Blood-forming stem cells. Blood-forming stem cells in adult humans produce billions of red and white cells each day and are critical components of bone marrow transplantation procedures used in the treatment of some cancers and blood cell deficiencies. For patients undergoing bone marrow transplant, the success of this procedure requires (1) collection of sufficient numbers of stem cells for transplant, (2) efficient migration of these cells after transplant to their proper locations within the bone marrow, and (3) proliferation of these cells in the body to rapidly reproduce mature red and white blood cells. Inefficiency at any of these steps can limit patient access to transplant or result in transplant failure. Thus, a major goal of our research has been to identify mechanisms that control the migration and expansion of blood-forming stem cells. Our current work suggests that both intrinsic and extrinsic factors cooperate to determine stem cell fate, and we have recently identified particular gene regulators that appear to coordinate stem cell migration and expansion. This new knowledge suggests novel approaches to modulate stem cell activity and ultimately may lead to more effective strategies for bone marrow transplantation.
Muscle-forming stem cells. Muscular dystrophy (MD) is a debilitating and currently incurable disease that arises from mutations that cause dysfunction of skeletal muscle fibers and thus progressive muscle weakness. Because muscle-forming stem cells could in theory enable replacement of mutant muscle fibers with normal, healthy fibers, the development of strategies to isolate muscle stem cells and efficiently transplant these cells into patients offers hope to treat this and other muscle degenerative diseases. We recently isolated a unique population of cells from adult mouse skeletal muscle that we have shown has muscle stem cell properties. In cell culture, these cells form large colonies of differentiating muscle cells, which fuse to produce spontaneously contracting skeletal myotubes, and when transferred into the muscle of injured or diseased mice (which model features of human MD), they generate many new muscle fibers. Thus, these cells represent a system for better understanding adult muscle formation and may provide a feasible approach to stimulating therapeutic muscle repair.

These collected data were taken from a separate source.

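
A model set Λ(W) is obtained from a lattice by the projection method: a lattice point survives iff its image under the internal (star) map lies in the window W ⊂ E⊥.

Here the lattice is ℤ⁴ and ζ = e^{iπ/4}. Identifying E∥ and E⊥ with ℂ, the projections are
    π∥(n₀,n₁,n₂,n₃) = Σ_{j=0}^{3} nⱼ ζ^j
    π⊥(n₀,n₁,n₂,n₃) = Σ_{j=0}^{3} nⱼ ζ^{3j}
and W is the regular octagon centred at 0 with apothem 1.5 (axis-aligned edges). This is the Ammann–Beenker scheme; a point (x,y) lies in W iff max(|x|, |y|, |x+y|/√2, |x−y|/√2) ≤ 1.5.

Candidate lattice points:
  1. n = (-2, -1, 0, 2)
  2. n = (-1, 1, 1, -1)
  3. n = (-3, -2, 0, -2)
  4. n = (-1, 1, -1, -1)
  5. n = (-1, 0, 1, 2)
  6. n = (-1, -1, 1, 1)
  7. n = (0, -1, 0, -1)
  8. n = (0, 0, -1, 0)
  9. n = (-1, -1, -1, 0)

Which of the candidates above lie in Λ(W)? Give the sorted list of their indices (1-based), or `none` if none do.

With ζ = e^{iπ/4} the internal vectors are ζ^0,ζ^3,ζ^6,ζ^9.
candidate 1: n = (-2, -1, 0, 2) → π⊥ ≈ (+0.1213, +0.7071); max(|x|,|y|,|x±y|/√2) = 0.7071 ≤ 1.5 ⇒ ∈ W
candidate 2: n = (-1, 1, 1, -1) → π⊥ ≈ (-2.4142, -1.0000); max(|x|,|y|,|x±y|/√2) = 2.4142 > 1.5 ⇒ ∉ W
candidate 3: n = (-3, -2, 0, -2) → π⊥ ≈ (-3.0000, -2.8284); max(|x|,|y|,|x±y|/√2) = 4.1213 > 1.5 ⇒ ∉ W
candidate 4: n = (-1, 1, -1, -1) → π⊥ ≈ (-2.4142, +1.0000); max(|x|,|y|,|x±y|/√2) = 2.4142 > 1.5 ⇒ ∉ W
candidate 5: n = (-1, 0, 1, 2) → π⊥ ≈ (+0.4142, +0.4142); max(|x|,|y|,|x±y|/√2) = 0.5858 ≤ 1.5 ⇒ ∈ W
candidate 6: n = (-1, -1, 1, 1) → π⊥ ≈ (+0.4142, -1.0000); max(|x|,|y|,|x±y|/√2) = 1.0000 ≤ 1.5 ⇒ ∈ W
candidate 7: n = (0, -1, 0, -1) → π⊥ ≈ (+0.0000, -1.4142); max(|x|,|y|,|x±y|/√2) = 1.4142 ≤ 1.5 ⇒ ∈ W
candidate 8: n = (0, 0, -1, 0) → π⊥ ≈ (+0.0000, +1.0000); max(|x|,|y|,|x±y|/√2) = 1.0000 ≤ 1.5 ⇒ ∈ W
candidate 9: n = (-1, -1, -1, 0) → π⊥ ≈ (-0.2929, +0.2929); max(|x|,|y|,|x±y|/√2) = 0.4142 ≤ 1.5 ⇒ ∈ W

1, 5, 6, 7, 8, 9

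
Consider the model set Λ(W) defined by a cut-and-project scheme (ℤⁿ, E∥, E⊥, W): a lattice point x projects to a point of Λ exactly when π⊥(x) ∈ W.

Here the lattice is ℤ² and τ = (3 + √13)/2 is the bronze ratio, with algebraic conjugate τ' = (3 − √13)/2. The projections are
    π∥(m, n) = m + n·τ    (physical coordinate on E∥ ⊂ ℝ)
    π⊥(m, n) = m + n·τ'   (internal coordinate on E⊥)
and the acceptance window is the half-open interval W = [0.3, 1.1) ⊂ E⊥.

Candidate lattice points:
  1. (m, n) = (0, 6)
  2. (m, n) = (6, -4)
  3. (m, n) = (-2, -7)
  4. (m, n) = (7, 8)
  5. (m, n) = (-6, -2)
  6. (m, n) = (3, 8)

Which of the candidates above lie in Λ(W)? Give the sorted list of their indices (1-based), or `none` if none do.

Compute τ' = (3−√13)/2 = -0.3028, so π⊥(m,n) = m -0.3028·n.
candidate 1: (m,n)=(0,6) → π∥ = 0+6·τ ≈ 19.8167, π⊥ = 0+6·τ' ≈ -1.8167 ∉ [0.3, 1.1) ⇒ out
candidate 2: (m,n)=(6,-4) → π∥ = 6-4·τ ≈ -7.2111, π⊥ = 6-4·τ' ≈ 7.2111 ∉ [0.3, 1.1) ⇒ out
candidate 3: (m,n)=(-2,-7) → π∥ = -2-7·τ ≈ -25.1194, π⊥ = -2-7·τ' ≈ 0.1194 ∉ [0.3, 1.1) ⇒ out
candidate 4: (m,n)=(7,8) → π∥ = 7+8·τ ≈ 33.4222, π⊥ = 7+8·τ' ≈ 4.5778 ∉ [0.3, 1.1) ⇒ out
candidate 5: (m,n)=(-6,-2) → π∥ = -6-2·τ ≈ -12.6056, π⊥ = -6-2·τ' ≈ -5.3944 ∉ [0.3, 1.1) ⇒ out
candidate 6: (m,n)=(3,8) → π∥ = 3+8·τ ≈ 29.4222, π⊥ = 3+8·τ' ≈ 0.5778 ∈ [0.3, 1.1) ⇒ IN Λ

6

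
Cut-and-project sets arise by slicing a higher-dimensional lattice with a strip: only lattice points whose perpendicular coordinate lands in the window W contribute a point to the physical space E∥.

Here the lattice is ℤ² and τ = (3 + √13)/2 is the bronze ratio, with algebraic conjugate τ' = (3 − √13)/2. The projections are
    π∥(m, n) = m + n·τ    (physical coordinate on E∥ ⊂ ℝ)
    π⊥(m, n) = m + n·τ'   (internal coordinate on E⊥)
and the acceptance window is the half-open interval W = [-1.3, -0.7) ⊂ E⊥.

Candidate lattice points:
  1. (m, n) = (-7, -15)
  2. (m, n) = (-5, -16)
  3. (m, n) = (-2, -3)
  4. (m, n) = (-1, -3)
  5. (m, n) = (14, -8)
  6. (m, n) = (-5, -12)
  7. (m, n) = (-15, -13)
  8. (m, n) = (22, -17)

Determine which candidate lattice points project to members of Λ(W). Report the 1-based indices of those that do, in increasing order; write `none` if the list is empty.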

Amy Wagers received her Ph.D. in Immunology and Microbial Pathogenesis from Northwestern University in 1999, and completed her postdoctoral fellowship in the laboratory of Dr. Irving Weissman at Stanford University School of Medicine. Since May 2004, she has been a faculty member in the Section on Developmental and Stem Cell Biology at Joslin Diabetes Center and Associate Professor of Stem Cell and Regenerative Biology. Dr. Wagers is a recipient of the Burroughs Wellcome Fund Career Award in the Biomedical Science and the Smith Family New Investigator Award. Her current research is focused on defining the factors and mechanisms that regulate the migration, expansion, and regenerative potential of adult blood-forming and muscle-forming stem cells.